Sono esposti sarcofagi, urne cinerarie, cippi che segnalavano una sepoltura sotterranea ed elementi ornamentali che abbellivano le facciate e le celle degli edifici sepolcrali.

Statua di togato

                                           Le statue a figura intera dei defunti (uomini togati e una donna panneggiata) sono tutte provenienti da monumenti che si affacciavano sulla strada: dovevano preservare la memoria dei defunti, ma la violenza della natura e delle azioni umane le hanno ampiamente danneggiate. Nel primo ambiente visitabile, corrispondente al cortile del castello, una vetrina racchiude alcuni elementi scultorei di grande fascino, tra cui due rilievi con maschere della tragedia del II secolo d.C.
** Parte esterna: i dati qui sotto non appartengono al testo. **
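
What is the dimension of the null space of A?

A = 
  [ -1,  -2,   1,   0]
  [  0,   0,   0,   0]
nullity(A) = 3

Row reduce:
(no row operations needed)
REF = 
  [ -1,  -2,   1,   0]
  [  0,   0,   0,   0]
Pivot columns: 1 → 1 pivot.
rank(A) = 1, so nullity(A) = 4 - 1 = 3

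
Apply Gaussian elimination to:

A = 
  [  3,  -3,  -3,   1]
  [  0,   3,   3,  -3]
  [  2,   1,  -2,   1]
Row operations:
R3 → R3 - (2/3)·R1
R3 → R3 - (1)·R2

Resulting echelon form:
REF = 
  [   3,   -3,   -3,    1]
  [   0,    3,    3,   -3]
  [   0,    0,   -3, 10/3]

Rank = 3 (number of non-zero pivot rows).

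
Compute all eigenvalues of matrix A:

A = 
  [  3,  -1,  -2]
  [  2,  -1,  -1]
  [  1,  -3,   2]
Characteristic polynomial: det(λI - A) = λ³ - 4λ² + 2λ
The constant term is 0, so λ = 0 is a root: p(λ) = λ(λ² - 4λ + 2)
λ² - 4λ + 2 = 0  ⇒  λ = (4 ± √((-4)² - 4·(2)))/2 = (4 ± √(8))/2
  = 2 + √2,  2 - √2

λ = 0, 2 + √2, 2 - √2  (≈ 0, 3.414, 0.5858)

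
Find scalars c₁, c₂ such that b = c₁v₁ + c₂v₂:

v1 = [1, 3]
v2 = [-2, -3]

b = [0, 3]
c1 = 2, c2 = 1

b = 2·v1 + 1·v2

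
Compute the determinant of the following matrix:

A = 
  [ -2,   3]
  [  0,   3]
For a 2×2 matrix, det = ad - bc = (-2)(3) - (3)(0) = -6

det(A) = -6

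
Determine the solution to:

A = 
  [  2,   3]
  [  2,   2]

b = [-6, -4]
Row reduce the augmented matrix [A|b]:
R2 → R2 - (1)·R1
REF = 
  [  2,   3,  -6]
  [  0,  -1,   2]

Back-substitution:
x₂ = 2 / (-1) = -2
x₁ = (-6 - (3)(-2)) / 2 = 0

x = [0, -2]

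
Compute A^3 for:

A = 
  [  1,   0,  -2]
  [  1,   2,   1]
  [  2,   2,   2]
A^3 = 
  [-19, -20, -10]
  [ 15,  16,   0]
  [ 20,  20,  -4]

A² = A·A:
A²[1,1] = (1)(1) + (0)(1) + (-2)(2) = -3
A²[1,2] = (1)(0) + (0)(2) + (-2)(2) = -4
A²[1,3] = (1)(-2) + (0)(1) + (-2)(2) = -6
A²[2,1] = (1)(1) + (2)(1) + (1)(2) = 5
A²[2,2] = (1)(0) + (2)(2) + (1)(2) = 6
A²[2,3] = (1)(-2) + (2)(1) + (1)(2) = 2
A²[3,1] = (2)(1) + (2)(1) + (2)(2) = 8
A²[3,2] = (2)(0) + (2)(2) + (2)(2) = 8
A²[3,3] = (2)(-2) + (2)(1) + (2)(2) = 2
A² = 
  [ -3,  -4,  -6]
  [  5,   6,   2]
  [  8,   8,   2]

A^3 = A^2·A:
A^3[1,1] = (-3)(1) + (-4)(1) + (-6)(2) = -19
A^3[1,2] = (-3)(0) + (-4)(2) + (-6)(2) = -20
A^3[1,3] = (-3)(-2) + (-4)(1) + (-6)(2) = -10
A^3[2,1] = (5)(1) + (6)(1) + (2)(2) = 15
A^3[2,2] = (5)(0) + (6)(2) + (2)(2) = 16
A^3[2,3] = (5)(-2) + (6)(1) + (2)(2) = 0
A^3[3,1] = (8)(1) + (8)(1) + (2)(2) = 20
A^3[3,2] = (8)(0) + (8)(2) + (2)(2) = 20
A^3[3,3] = (8)(-2) + (8)(1) + (2)(2) = -4
A^3 = 
  [-19, -20, -10]
  [ 15,  16,   0]
  [ 20,  20,  -4]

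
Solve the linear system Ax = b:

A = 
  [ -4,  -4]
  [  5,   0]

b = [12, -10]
x = [-2, -1]

Row reduce the augmented matrix [A|b]:
R2 → R2 + (5/4)·R1
REF = 
  [ -4,  -4,  12]
  [  0,  -5,   5]

Back-substitution:
x₂ = 5 / (-5) = -1
x₁ = (12 - (-4)(-1)) / (-4) = -2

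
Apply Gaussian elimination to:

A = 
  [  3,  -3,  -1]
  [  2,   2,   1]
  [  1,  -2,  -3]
Row operations:
R2 → R2 - (2/3)·R1
R3 → R3 - (1/3)·R1
R3 → R3 + (1/4)·R2

Resulting echelon form:
REF = 
  [   3,   -3,   -1]
  [   0,    4,  5/3]
  [   0,    0, -9/4]

Rank = 3 (number of non-zero pivot rows).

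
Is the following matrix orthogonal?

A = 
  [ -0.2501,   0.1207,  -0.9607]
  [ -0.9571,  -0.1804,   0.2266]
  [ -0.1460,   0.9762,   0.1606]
Yes

AᵀA = 
  [  0.9999,  -0.0001,  -0.0001]
  [ -0.0001,   1.0001,  -0.0001]
  [ -0.0001,  -0.0001,   1.0001]
≈ I (equal to I up to the 4-dp rounding of the entries)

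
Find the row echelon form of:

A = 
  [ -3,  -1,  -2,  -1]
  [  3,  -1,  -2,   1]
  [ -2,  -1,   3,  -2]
Row operations:
R2 → R2 + (1)·R1
R3 → R3 - (2/3)·R1
R3 → R3 - (1/6)·R2

Resulting echelon form:
REF = 
  [  -3,   -1,   -2,   -1]
  [   0,   -2,   -4,    0]
  [   0,    0,    5, -4/3]

Rank = 3 (number of non-zero pivot rows).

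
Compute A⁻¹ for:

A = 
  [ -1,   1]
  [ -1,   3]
det(A) = (-1)(3) - (1)(-1) = -2
For a 2×2 matrix, A⁻¹ = (1/det(A)) · [[d, -b], [-c, a]]
    = (-1/2) · [[3, -1], [1, -1]]

A⁻¹ = 
  [-3/2,  1/2]
  [-1/2,  1/2]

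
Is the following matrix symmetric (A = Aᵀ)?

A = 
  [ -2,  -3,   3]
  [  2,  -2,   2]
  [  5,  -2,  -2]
No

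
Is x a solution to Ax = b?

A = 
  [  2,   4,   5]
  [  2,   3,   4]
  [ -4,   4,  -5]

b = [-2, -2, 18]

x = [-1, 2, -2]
No

Ax = [-4, -4, 22] ≠ b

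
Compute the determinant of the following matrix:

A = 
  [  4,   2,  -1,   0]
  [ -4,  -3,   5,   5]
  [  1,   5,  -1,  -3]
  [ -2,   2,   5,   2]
Cofactor expansion along row 1: det(A) = a₁₁M₁₁ - a₁₂M₁₂ + a₁₃M₁₃ - a₁₄M₁₄

M₁₁ = det[[-3, 5, 5]; [5, -1, -3]; [2, 5, 2]]
  = (-3)·((-1)(2) - (-3)(5)) - (5)·((5)(2) - (-3)(2)) + (5)·((5)(5) - (-1)(2))
  = (-3)(13) - (5)(16) + (5)(27)
  = 16
M₁₂ = det[[-4, 5, 5]; [1, -1, -3]; [-2, 5, 2]]
  = (-4)·((-1)(2) - (-3)(5)) - (5)·((1)(2) - (-3)(-2)) + (5)·((1)(5) - (-1)(-2))
  = (-4)(13) - (5)(-4) + (5)(3)
  = -17
M₁₃ = det[[-4, -3, 5]; [1, 5, -3]; [-2, 2, 2]]
  = (-4)·((5)(2) - (-3)(2)) - (-3)·((1)(2) - (-3)(-2)) + (5)·((1)(2) - (5)(-2))
  = (-4)(16) - (-3)(-4) + (5)(12)
  = -16
M₁₄ = det[[-4, -3, 5]; [1, 5, -1]; [-2, 2, 5]]
  = (-4)·((5)(5) - (-1)(2)) - (-3)·((1)(5) - (-1)(-2)) + (5)·((1)(2) - (5)(-2))
  = (-4)(27) - (-3)(3) + (5)(12)
  = -39

det(A) = (4)(16) - (2)(-17) + (-1)(-16) - (0)(-39) = 114

det(A) = 114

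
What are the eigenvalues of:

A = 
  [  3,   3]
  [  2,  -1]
tr(A) = 2, det(A) = -9
Characteristic polynomial: λ² - tr(A)λ + det(A) = λ² - 2λ - 9
λ² - 2λ - 9 = 0  ⇒  λ = (2 ± √((-2)² - 4·(-9)))/2 = (2 ± √(40))/2
  = 1 + √10,  1 - √10

λ = 1 + √10, 1 - √10  (≈ 4.162, -2.162)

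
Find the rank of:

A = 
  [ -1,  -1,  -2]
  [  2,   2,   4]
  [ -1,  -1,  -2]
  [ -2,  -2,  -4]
Row reduce:
R2 → R2 + (2)·R1
R3 → R3 - (1)·R1
R4 → R4 - (2)·R1
REF = 
  [ -1,  -1,  -2]
  [  0,   0,   0]
  [  0,   0,   0]
  [  0,   0,   0]
Pivot columns: 1 → 1 pivot.

rank(A) = 1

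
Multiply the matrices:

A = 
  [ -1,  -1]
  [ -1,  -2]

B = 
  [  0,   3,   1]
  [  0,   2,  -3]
AB = 
  [  0,  -5,   2]
  [  0,  -7,   5]

A is 2×2 and B is 2×3, so AB is 2×3. Each entry is (row of A)·(column of B):
AB[1,1] = (-1)(0) + (-1)(0) = 0
AB[1,2] = (-1)(3) + (-1)(2) = -5
AB[1,3] = (-1)(1) + (-1)(-3) = 2
AB[2,1] = (-1)(0) + (-2)(0) = 0
AB[2,2] = (-1)(3) + (-2)(2) = -7
AB[2,3] = (-1)(1) + (-2)(-3) = 5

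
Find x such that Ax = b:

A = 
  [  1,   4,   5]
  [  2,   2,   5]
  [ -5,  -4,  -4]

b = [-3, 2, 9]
Row reduce the augmented matrix [A|b]:
R2 → R2 - (2)·R1
R3 → R3 + (5)·R1
R3 → R3 + (8/3)·R2
REF = 
  [   1,    4,    5,   -3]
  [   0,   -6,   -5,    8]
  [   0,    0, 23/3, 46/3]

Back-substitution:
x₃ = (46/3) / (23/3) = 2
x₂ = (8 - (-5)(2)) / (-6) = -3
x₁ = (-3 - (4)(-3) - (5)(2)) / 1 = -1

x = [-1, -3, 2]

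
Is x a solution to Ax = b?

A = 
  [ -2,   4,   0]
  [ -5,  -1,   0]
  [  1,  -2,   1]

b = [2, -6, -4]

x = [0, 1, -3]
No

Ax = [4, -1, -5] ≠ b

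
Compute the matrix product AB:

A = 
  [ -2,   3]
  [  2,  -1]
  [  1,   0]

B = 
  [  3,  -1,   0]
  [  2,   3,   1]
A is 3×2 and B is 2×3, so AB is 3×3. Each entry is (row of A)·(column of B):
AB[1,1] = (-2)(3) + (3)(2) = 0
AB[1,2] = (-2)(-1) + (3)(3) = 11
AB[1,3] = (-2)(0) + (3)(1) = 3
AB[2,1] = (2)(3) + (-1)(2) = 4
AB[2,2] = (2)(-1) + (-1)(3) = -5
AB[2,3] = (2)(0) + (-1)(1) = -1
AB[3,1] = (1)(3) + (0)(2) = 3
AB[3,2] = (1)(-1) + (0)(3) = -1
AB[3,3] = (1)(0) + (0)(1) = 0

AB = 
  [  0,  11,   3]
  [  4,  -5,  -1]
  [  3,  -1,   0]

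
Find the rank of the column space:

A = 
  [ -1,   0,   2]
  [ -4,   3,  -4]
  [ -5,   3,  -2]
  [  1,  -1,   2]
Row reduce:
R2 → R2 - (4)·R1
R3 → R3 - (5)·R1
R4 → R4 + (1)·R1
R3 → R3 - (1)·R2
R4 → R4 + (1/3)·R2
REF = 
  [ -1,   0,   2]
  [  0,   3, -12]
  [  0,   0,   0]
  [  0,   0,   0]
Pivot columns: 1, 2 → 2 pivots.
dim(Col(A)) = number of pivot columns = 2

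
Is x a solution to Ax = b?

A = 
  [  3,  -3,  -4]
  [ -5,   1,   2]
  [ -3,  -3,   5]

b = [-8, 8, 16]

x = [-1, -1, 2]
Yes

Ax = [-8, 8, 16] = b ✓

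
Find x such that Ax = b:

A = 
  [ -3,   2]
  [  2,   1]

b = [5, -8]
x = [-3, -2]

Row reduce the augmented matrix [A|b]:
R2 → R2 + (2/3)·R1
REF = 
  [   -3,     2,     5]
  [    0,   7/3, -14/3]

Back-substitution:
x₂ = (-14/3) / (7/3) = -2
x₁ = (5 - (2)(-2)) / (-3) = -3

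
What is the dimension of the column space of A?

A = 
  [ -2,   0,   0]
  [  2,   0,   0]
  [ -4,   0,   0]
dim(Col(A)) = 1

Row reduce:
R2 → R2 + (1)·R1
R3 → R3 - (2)·R1
REF = 
  [ -2,   0,   0]
  [  0,   0,   0]
  [  0,   0,   0]
Pivot columns: 1 → 1 pivot.
dim(Col(A)) = number of pivot columns = 1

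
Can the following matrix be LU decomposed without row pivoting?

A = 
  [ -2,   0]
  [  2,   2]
Yes.
A[1,1] = -2 ≠ 0, so Gaussian elimination proceeds without a row swap: multiplier ℓ₂₁ = (2)/(-2) = -1, and U[2,2] = 2 - (-1)(0) = 2.
L = 
  [  1,   0]
  [ -1,   1]
U = 
  [ -2,   0]
  [  0,   2]
Check row 2 of LU: [(-1)(-2), (-1)(0) + 2] = [2, 2] = row 2 of A ✓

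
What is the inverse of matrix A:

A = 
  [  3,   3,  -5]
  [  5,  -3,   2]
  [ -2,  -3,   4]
det(A) = (3)·((-3)(4) - (2)(-3)) - (3)·((5)(4) - (2)(-2)) + (-5)·((5)(-3) - (-3)(-2))
  = (3)(-6) - (3)(24) + (-5)(-21)
  = 15
det(A) = 15 ≠ 0, so A is invertible.

Cofactors Cᵢⱼ = (-1)ⁱ⁺ʲ·Mᵢⱼ:
C = 
  [ -6, -24, -21]
  [  3,   2,   3]
  [ -9, -31, -24]

adj(A) = Cᵀ:
adj(A) = 
  [ -6,   3,  -9]
  [-24,   2, -31]
  [-21,   3, -24]

A⁻¹ = (1/15) · adj(A):
A⁻¹ = 
  [  -2/5,    1/5,   -3/5]
  [  -8/5,   2/15, -31/15]
  [  -7/5,    1/5,   -8/5]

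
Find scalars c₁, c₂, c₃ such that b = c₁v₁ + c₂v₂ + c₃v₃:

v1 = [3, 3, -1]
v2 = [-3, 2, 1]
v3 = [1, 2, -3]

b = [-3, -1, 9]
c1 = 1, c2 = 1, c3 = -3

b = 1·v1 + 1·v2 + -3·v3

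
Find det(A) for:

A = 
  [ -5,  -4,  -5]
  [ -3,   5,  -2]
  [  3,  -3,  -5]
269

Cofactor expansion along row 1:
det(A) = (-5)·((5)(-5) - (-2)(-3)) - (-4)·((-3)(-5) - (-2)(3)) + (-5)·((-3)(-3) - (5)(3))
  = (-5)(-31) - (-4)(21) + (-5)(-6)
  = 269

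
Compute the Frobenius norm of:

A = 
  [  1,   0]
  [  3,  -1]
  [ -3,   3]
||A||_F = 5.385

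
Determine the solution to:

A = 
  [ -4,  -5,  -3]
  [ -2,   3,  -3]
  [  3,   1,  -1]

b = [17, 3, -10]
x = [-3, -1, 0]

Row reduce the augmented matrix [A|b]:
R2 → R2 - (1/2)·R1
R3 → R3 + (3/4)·R1
R3 → R3 + (1/2)·R2
REF = 
  [   -4,    -5,    -3,    17]
  [    0,  11/2,  -3/2, -11/2]
  [    0,     0,    -4,     0]

Back-substitution:
x₃ = 0 / (-4) = 0
x₂ = (-11/2 - (-3/2)(0)) / (11/2) = -1
x₁ = (17 - (-5)(-1) - (-3)(0)) / (-4) = -3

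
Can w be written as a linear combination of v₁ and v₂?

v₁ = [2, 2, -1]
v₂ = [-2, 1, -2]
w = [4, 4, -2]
Yes

Form the augmented matrix and row-reduce:
[v₁|v₂|w] = 
  [  2,  -2,   4]
  [  2,   1,   4]
  [ -1,  -2,  -2]
R2 → R2 - (1)·R1
R3 → R3 + (1/2)·R1
R3 → R3 + (1)·R2
REF = 
  [  2,  -2,   4]
  [  0,   3,   0]
  [  0,   0,   0]

No row of the form [0 0 | nonzero], so the system is consistent. Back-substitution gives c₁ = 2, c₂ = 0: w = (2)·v₁ + (0)·v₂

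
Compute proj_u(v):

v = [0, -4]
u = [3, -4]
v·u = (0)(3) + (-4)(-4) = 16
u·u = (3)² + (-4)² = 25
proj_u(v) = (v·u / u·u) × u = (16/25) × u

proj_u(v) = [48/25, -64/25]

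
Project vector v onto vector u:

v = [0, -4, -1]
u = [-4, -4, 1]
v·u = (0)(-4) + (-4)(-4) + (-1)(1) = 15
u·u = (-4)² + (-4)² + (1)² = 33
proj_u(v) = (v·u / u·u) × u = (15/33) × u = (5/11) × u

proj_u(v) = [-20/11, -20/11, 5/11]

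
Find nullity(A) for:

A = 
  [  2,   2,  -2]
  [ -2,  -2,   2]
nullity(A) = 2

Row reduce:
R2 → R2 + (1)·R1
REF = 
  [  2,   2,  -2]
  [  0,   0,   0]
Pivot columns: 1 → 1 pivot.
rank(A) = 1, so nullity(A) = 3 - 1 = 2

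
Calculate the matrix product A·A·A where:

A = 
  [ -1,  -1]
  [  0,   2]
A^3 = 
  [ -1,  -3]
  [  0,   8]

A² = A·A:
A²[1,1] = (-1)(-1) + (-1)(0) = 1
A²[1,2] = (-1)(-1) + (-1)(2) = -1
A²[2,1] = (0)(-1) + (2)(0) = 0
A²[2,2] = (0)(-1) + (2)(2) = 4
A² = 
  [  1,  -1]
  [  0,   4]

A^3 = A^2·A:
A^3[1,1] = (1)(-1) + (-1)(0) = -1
A^3[1,2] = (1)(-1) + (-1)(2) = -3
A^3[2,1] = (0)(-1) + (4)(0) = 0
A^3[2,2] = (0)(-1) + (4)(2) = 8
A^3 = 
  [ -1,  -3]
  [  0,   8]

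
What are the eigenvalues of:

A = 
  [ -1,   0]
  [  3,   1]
λ = 1, -1

tr(A) = 0, det(A) = -1
Characteristic polynomial: λ² - tr(A)λ + det(A) = λ² - 1
λ² - 1 = (λ + 1)(λ - 1)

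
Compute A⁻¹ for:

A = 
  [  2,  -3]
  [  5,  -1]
det(A) = (2)(-1) - (-3)(5) = 13
For a 2×2 matrix, A⁻¹ = (1/det(A)) · [[d, -b], [-c, a]]
    = (1/13) · [[-1, 3], [-5, 2]]

A⁻¹ = 
  [-1/13,  3/13]
  [-5/13,  2/13]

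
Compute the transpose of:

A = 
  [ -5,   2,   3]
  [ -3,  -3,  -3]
Aᵀ = 
  [ -5,  -3]
  [  2,  -3]
  [  3,  -3]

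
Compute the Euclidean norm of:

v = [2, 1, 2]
3

||v||₂ = √((2)² + (1)² + (2)²) = √9 = 3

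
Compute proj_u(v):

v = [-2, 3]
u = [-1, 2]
v·u = (-2)(-1) + (3)(2) = 8
u·u = (-1)² + (2)² = 5
proj_u(v) = (v·u / u·u) × u = (8/5) × u

proj_u(v) = [-8/5, 16/5]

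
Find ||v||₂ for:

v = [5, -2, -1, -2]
5.831

||v||₂ = √((5)² + (-2)² + (-1)² + (-2)²) = √34 = 5.831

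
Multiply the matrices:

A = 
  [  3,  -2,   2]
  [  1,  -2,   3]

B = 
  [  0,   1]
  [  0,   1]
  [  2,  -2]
AB = 
  [  4,  -3]
  [  6,  -7]

A is 2×3 and B is 3×2, so AB is 2×2. Each entry is (row of A)·(column of B):
AB[1,1] = (3)(0) + (-2)(0) + (2)(2) = 4
AB[1,2] = (3)(1) + (-2)(1) + (2)(-2) = -3
AB[2,1] = (1)(0) + (-2)(0) + (3)(2) = 6
AB[2,2] = (1)(1) + (-2)(1) + (3)(-2) = -7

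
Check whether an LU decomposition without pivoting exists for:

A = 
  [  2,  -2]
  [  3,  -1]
Yes.
A[1,1] = 2 ≠ 0, so Gaussian elimination proceeds without a row swap: multiplier ℓ₂₁ = (3)/(2) = 3/2, and U[2,2] = -1 - (3/2)(-2) = 2.
L = 
  [  1,   0]
  [3/2,   1]
U = 
  [  2,  -2]
  [  0,   2]
Check row 2 of LU: [(3/2)(2), (3/2)(-2) + 2] = [3, -1] = row 2 of A ✓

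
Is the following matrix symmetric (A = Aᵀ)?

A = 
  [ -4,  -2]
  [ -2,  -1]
Yes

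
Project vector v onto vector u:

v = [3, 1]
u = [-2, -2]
v·u = (3)(-2) + (1)(-2) = -8
u·u = (-2)² + (-2)² = 8
proj_u(v) = (v·u / u·u) × u = (-8/8) × u = (-1) × u

proj_u(v) = [2, 2]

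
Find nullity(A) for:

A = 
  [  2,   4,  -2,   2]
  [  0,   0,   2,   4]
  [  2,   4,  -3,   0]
nullity(A) = 2

Row reduce:
R3 → R3 - (1)·R1
R3 → R3 + (1/2)·R2
REF = 
  [  2,   4,  -2,   2]
  [  0,   0,   2,   4]
  [  0,   0,   0,   0]
Pivot columns: 1, 3 → 2 pivots.
rank(A) = 2, so nullity(A) = 4 - 2 = 2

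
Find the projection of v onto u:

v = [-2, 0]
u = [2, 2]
proj_u(v) = [-1, -1]

v·u = (-2)(2) + (0)(2) = -4
u·u = (2)² + (2)² = 8
proj_u(v) = (v·u / u·u) × u = (-4/8) × u = (-1/2) × u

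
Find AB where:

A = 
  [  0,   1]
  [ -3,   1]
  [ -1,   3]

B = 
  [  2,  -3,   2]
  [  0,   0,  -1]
A is 3×2 and B is 2×3, so AB is 3×3. Each entry is (row of A)·(column of B):
AB[1,1] = (0)(2) + (1)(0) = 0
AB[1,2] = (0)(-3) + (1)(0) = 0
AB[1,3] = (0)(2) + (1)(-1) = -1
AB[2,1] = (-3)(2) + (1)(0) = -6
AB[2,2] = (-3)(-3) + (1)(0) = 9
AB[2,3] = (-3)(2) + (1)(-1) = -7
AB[3,1] = (-1)(2) + (3)(0) = -2
AB[3,2] = (-1)(-3) + (3)(0) = 3
AB[3,3] = (-1)(2) + (3)(-1) = -5

AB = 
  [  0,   0,  -1]
  [ -6,   9,  -7]
  [ -2,   3,  -5]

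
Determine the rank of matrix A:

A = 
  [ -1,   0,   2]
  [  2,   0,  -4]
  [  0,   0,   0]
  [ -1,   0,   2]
Row reduce:
R2 → R2 + (2)·R1
R4 → R4 - (1)·R1
REF = 
  [ -1,   0,   2]
  [  0,   0,   0]
  [  0,   0,   0]
  [  0,   0,   0]
Pivot columns: 1 → 1 pivot.

rank(A) = 1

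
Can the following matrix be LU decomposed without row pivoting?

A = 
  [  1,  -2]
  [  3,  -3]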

Corridoio di accesso alla cella funeraria
Cella funeraria di Cecilia Metella

Dal cortile si accede attraverso un lungo corridoio sulla sinistra all’interno della tomba, costituita da una camera sepolcrale cilindrica, che si restringe a cono verso l’alto. Lo spazio è ricoperto da una cortina muraria di mattoni, in origine coperta da intonaco o stucco. Nella cella era probabilmente conservata l’urna con le ceneri di Cecilia, visto che all’epoca della sua morte era in uso soprattutto il rito dell’incinerazione. Nella densa penombra di questo ambiente manca purtroppo ogni riferimento a colei che, da morta, salutava i viandanti dal suo fiero e candido mausoleo.

Mausoleo di Cecilia Metella e Palazzo Caetani

Il complesso comprendente il Mausoleo di Cecilia Metella e il Palazzo Caetani, al III miglio della via Appia Antica, rientra nel Parco archeologico dell’Appia ed è aperto attualmente, dopo la chiusura legata al covid 19, dal giovedì alla domenica (ore 9-19), con ingresso gratuito fino al 13 settembre.